Other related programming and events planned in conjunction with the Ma Bell exhibit are scheduled at Morven throughout the rest of the year.
On Sunday, March 20, at 2 p.m., Morven is hosting “Betty Wood: Bell Labs Pioneer,” a Zoom program on the “achievements of the first woman scientist at Bells Labs.” Presented by Dr. Margaret Schott of Northwestern University, the tickets are priced at $10 for general admission and $5 for Morven members.
On Saturday, April 2, from 2 to 3:30 p.m. is a Pole Farm Walk with Dennis Waters, a former Lawrence Township historian, for an in-person event about the impact of telecommunications. The Pole Farm, located in Lawrence, was considered “the largest radio telephone station in the world” before being replaced by the shortwave radio transmission, as described by Morven. Tickets are priced at $15 for general admission and $10 for Morven members.

James West performing a noise test in the anechoic chamber at Murray Hill, NJ., c. 1960s. Courtesy of AT&T Archives and History Center.
On Monday, April 25, at 6 p.m., which is also National Telephone Day, author of New York Times bestseller “The Idea Factory: Bell Labs and the Great Age of American Innovation” John Gertner will be conducting a hybrid presentation for Morven. Gertner’s program includes an overview of the facility’s history and noteworthy figures, as well as a Q&A after the lecture.

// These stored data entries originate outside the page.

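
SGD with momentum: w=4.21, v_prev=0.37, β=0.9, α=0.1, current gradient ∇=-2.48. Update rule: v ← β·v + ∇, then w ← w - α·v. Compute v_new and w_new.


v_new = 0.9·0.37 - 2.48 = 0.333 - 2.48 = -2.147
w_new = 4.21 - 0.1·-2.147 = 4.21 + 0.2147 = 4.4247

v_new=-2.147, w_new=4.4247


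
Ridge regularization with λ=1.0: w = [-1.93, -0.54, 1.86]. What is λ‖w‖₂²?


‖w‖₂² = (-1.93)² + (-0.54)² + (1.86)²
     = 3.7249 + 0.2916 + 3.4596
     = 7.4761
λ·‖w‖₂² = 1.0·7.4761 = 7.4761

7.4761


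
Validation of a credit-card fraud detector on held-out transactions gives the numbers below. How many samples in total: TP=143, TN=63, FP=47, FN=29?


Total = TP + TN + FP + FN
= 143 + 63 + 47 + 29
= 282
(Predicted positive: 190, predicted negative: 92)

282


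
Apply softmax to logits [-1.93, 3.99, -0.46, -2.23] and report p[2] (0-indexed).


Exponentials: e^-1.93=0.1451, e^3.99=54.0549, e^-0.46=0.6313, e^-2.23=0.1075
Sum = 54.9388
Softmax = [0.0026, 0.9839, 0.0115, 0.002]
p[2] = 0.6313/54.9388 = 0.0115

0.0115


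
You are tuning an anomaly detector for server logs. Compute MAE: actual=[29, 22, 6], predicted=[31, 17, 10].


Absolute errors: |29-31|=2, |22-17|=5, |6-10|=4
Sum = 11
MAE = 11/3 = 11/3

11/3


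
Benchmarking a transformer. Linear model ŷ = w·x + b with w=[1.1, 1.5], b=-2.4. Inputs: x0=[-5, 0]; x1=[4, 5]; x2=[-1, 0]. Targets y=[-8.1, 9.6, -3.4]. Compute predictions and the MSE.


ŷ0 = (1.1)·(-5) + (1.5)·(0) - 2.4 = -7.9
ŷ1 = (1.1)·(4) + (1.5)·(5) - 2.4 = 9.5
ŷ2 = (1.1)·(-1) + (1.5)·(0) - 2.4 = -3.5
errors² = [0.04, 0.01, 0.01]
MSE = 0.0600/3 = 0.02

0.02


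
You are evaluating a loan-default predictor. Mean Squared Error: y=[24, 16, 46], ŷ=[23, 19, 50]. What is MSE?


Squared errors: (24-23)²=1, (16-19)²=9, (46-50)²=16
Sum = 26
MSE = 26/3 = 26/3

26/3


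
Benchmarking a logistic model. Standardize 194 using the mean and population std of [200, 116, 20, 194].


μ = 132.5, σ = 72.916
z = (194 - 132.5)/72.916 = 0.8434

0.8434


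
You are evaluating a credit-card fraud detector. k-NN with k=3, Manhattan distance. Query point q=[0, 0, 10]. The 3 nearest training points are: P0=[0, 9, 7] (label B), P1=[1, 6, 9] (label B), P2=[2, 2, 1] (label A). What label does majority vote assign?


d(q,P0) = 12  (label B)
d(q,P1) = 8  (label B)
d(q,P2) = 13  (label A)
Votes: A=1, B=2
Majority → B

B


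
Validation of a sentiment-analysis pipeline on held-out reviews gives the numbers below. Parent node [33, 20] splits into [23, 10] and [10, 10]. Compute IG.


Parent = [33, 20], H_parent = 0.9562
H_left = 0.885 (n=33), H_right = 1 (n=20)
H_children = (33/53)·0.885 + (20/53)·1 = 0.9284
IG = 0.9562 - 0.9284 = 0.0278

0.0278


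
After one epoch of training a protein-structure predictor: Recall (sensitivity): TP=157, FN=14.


Recall = TP/(TP+FN)
= 157/(157+14)
= 157/171 = 91.81%

91.81%


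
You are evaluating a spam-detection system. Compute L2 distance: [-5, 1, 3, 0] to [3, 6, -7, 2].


d = √((-5-3)² + (1-6)² + (3+ 7)² + (0-2)²)
  = √(64 + 25 + 100 + 4)
  = √193 = 13.8924

13.8924


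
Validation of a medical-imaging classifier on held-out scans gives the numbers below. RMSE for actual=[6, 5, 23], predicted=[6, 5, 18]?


MSE = 25/3 = 8.3333
RMSE = √(25/3) = 2.8868

2.8868


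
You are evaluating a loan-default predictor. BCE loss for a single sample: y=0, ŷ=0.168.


BCE = -[y·ln(p) + (1-y)·ln(1-p)]
= -0 - 1·ln(1-0.168)
= -ln(0.832) = 0.1839

0.1839


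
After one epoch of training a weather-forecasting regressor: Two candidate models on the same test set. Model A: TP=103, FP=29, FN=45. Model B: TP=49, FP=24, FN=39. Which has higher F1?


Model A: P=103/132=0.7803, R=103/148=0.6959, F1=2PR/(P+R)=2TP/(2TP+FP+FN)=206/280=0.7357
Model B: P=49/73=0.6712, R=49/88=0.5568, F1=2PR/(P+R)=2TP/(2TP+FP+FN)=98/161=0.6087
0.7357 > 0.6087 → Model A

Model A


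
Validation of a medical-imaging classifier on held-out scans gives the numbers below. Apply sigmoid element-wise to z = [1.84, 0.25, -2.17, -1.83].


σ(1.84) = 1/(1+e^-1.84) = 0.8629
σ(0.25) = 1/(1+e^-0.25) = 0.5622
σ(-2.17) = 1/(1+e^2.17) = 0.1025
σ(-1.83) = 1/(1+e^1.83) = 0.1382
result = [0.8629, 0.5622, 0.1025, 0.1382]

[0.8629, 0.5622, 0.1025, 0.1382]


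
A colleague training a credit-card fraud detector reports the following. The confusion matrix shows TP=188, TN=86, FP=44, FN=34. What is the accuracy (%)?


Accuracy = (TP+TN)/(TP+TN+FP+FN)
= (188+86)/(352)
= 274/352 = 77.84%

77.84%


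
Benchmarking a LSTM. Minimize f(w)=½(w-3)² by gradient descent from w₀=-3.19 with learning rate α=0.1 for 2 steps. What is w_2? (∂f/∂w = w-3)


step 1: grad = -3.19-3 = -6.19; w = -3.19 - 0.1·(-6.19) = -2.571
step 2: grad = -2.571-3 = -5.571; w = -2.571 - 0.1·(-5.571) = -2.0139

-2.0139


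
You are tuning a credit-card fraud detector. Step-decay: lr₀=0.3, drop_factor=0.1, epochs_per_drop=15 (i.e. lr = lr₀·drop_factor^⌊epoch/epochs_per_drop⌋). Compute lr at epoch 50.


n_drops = ⌊50/15⌋ = 3
lr = 0.3·0.1^3 = 0.3·0.001 = 0.0003

0.0003


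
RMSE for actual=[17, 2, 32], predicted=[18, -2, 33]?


MSE = 18/3 = 6
RMSE = √(18/3) = 2.4495

2.4495


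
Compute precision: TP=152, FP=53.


Precision = TP/(TP+FP)
= 152/(152+53)
= 152/205 = 74.15%

74.15%


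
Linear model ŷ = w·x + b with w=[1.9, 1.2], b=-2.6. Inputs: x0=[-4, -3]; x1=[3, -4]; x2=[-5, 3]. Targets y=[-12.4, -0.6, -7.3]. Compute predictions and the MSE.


ŷ0 = (1.9)·(-4) + (1.2)·(-3) - 2.6 = -13.8
ŷ1 = (1.9)·(3) + (1.2)·(-4) - 2.6 = -1.7
ŷ2 = (1.9)·(-5) + (1.2)·(3) - 2.6 = -8.5
errors² = [1.96, 1.21, 1.44]
MSE = 4.6100/3 = 1.5367

1.5367


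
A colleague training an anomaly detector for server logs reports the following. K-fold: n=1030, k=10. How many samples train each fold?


Fold size = 1030/10 = 103
Training per fold = 1030 - 103 = 927

927


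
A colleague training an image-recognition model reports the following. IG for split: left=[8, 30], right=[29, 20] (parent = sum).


Parent = [37, 50], H_parent = 0.9838
H_left = 0.7425 (n=38), H_right = 0.9755 (n=49)
H_children = (38/87)·0.7425 + (49/87)·0.9755 = 0.8737
IG = 0.9838 - 0.8737 = 0.1101

0.1101


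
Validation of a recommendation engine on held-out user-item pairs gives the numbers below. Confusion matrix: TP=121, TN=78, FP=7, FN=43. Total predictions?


Total = TP + TN + FP + FN
= 121 + 78 + 7 + 43
= 249
(Predicted positive: 128, predicted negative: 121)

249


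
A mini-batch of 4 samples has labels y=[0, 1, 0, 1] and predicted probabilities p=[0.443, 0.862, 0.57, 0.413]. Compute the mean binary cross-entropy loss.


L[0] = -ln(1-0.443) = -ln(0.557) = 0.5852
L[1] = -ln(0.862) = 0.1485
L[2] = -ln(1-0.57) = -ln(0.43) = 0.844
L[3] = -ln(0.413) = 0.8843
mean = (0.5852 + 0.1485 + 0.844 + 0.8843)/4 = 0.6155

0.6155


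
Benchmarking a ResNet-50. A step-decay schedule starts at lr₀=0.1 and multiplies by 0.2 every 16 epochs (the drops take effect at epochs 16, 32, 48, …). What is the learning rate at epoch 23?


n_drops = ⌊23/16⌋ = 1
lr = 0.1·0.2^1 = 0.1·0.2 = 0.02

0.02


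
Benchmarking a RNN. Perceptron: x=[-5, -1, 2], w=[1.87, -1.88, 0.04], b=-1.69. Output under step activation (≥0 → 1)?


z = (-5)·(1.87) + (-1)·(-1.88) + (2)·(0.04) - 1.69
  = -9.08
step(z) = 0 (z<0)

0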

The in-person event and reception with Gertner begins at 6 p.m., while the virtual program waiting room opens at the same time. Both programs start at 6:30 p.m., with in-person tickets priced at $20 for general admission and $15 for members of Morven. Virtual tickets are $10 for general admission and $5 for members.
To incorporate local voices in the project, Morven was able to hear from those directly involved or affected by the Bell System through a crowdsourcing effort in the summer of 2021.
“We had a lot of people reach out to us, wanting to tell the stories of either when they worked in the Bell System, or their family members did,” Gordon remarks, with their endeavors ultimately gathering over 50 responses.
A special interactive part of the “Ma Bell” exhibit will serve as a platform for guests to share, and document, any specific memories. While the companies are no longer entwined, Morven hopes to bring the people behind them back together to reflect on the legacy.
“We’re hoping that people will continue to share their stories,” Gordon says.
Ma Bell: The Mother of Invention in New Jersey, Morven Museum & Garden, 55 Stockton Street. Opens Sunday, March 13. $10 for non-members, free with membership. www.morven.org or 609-924-8144.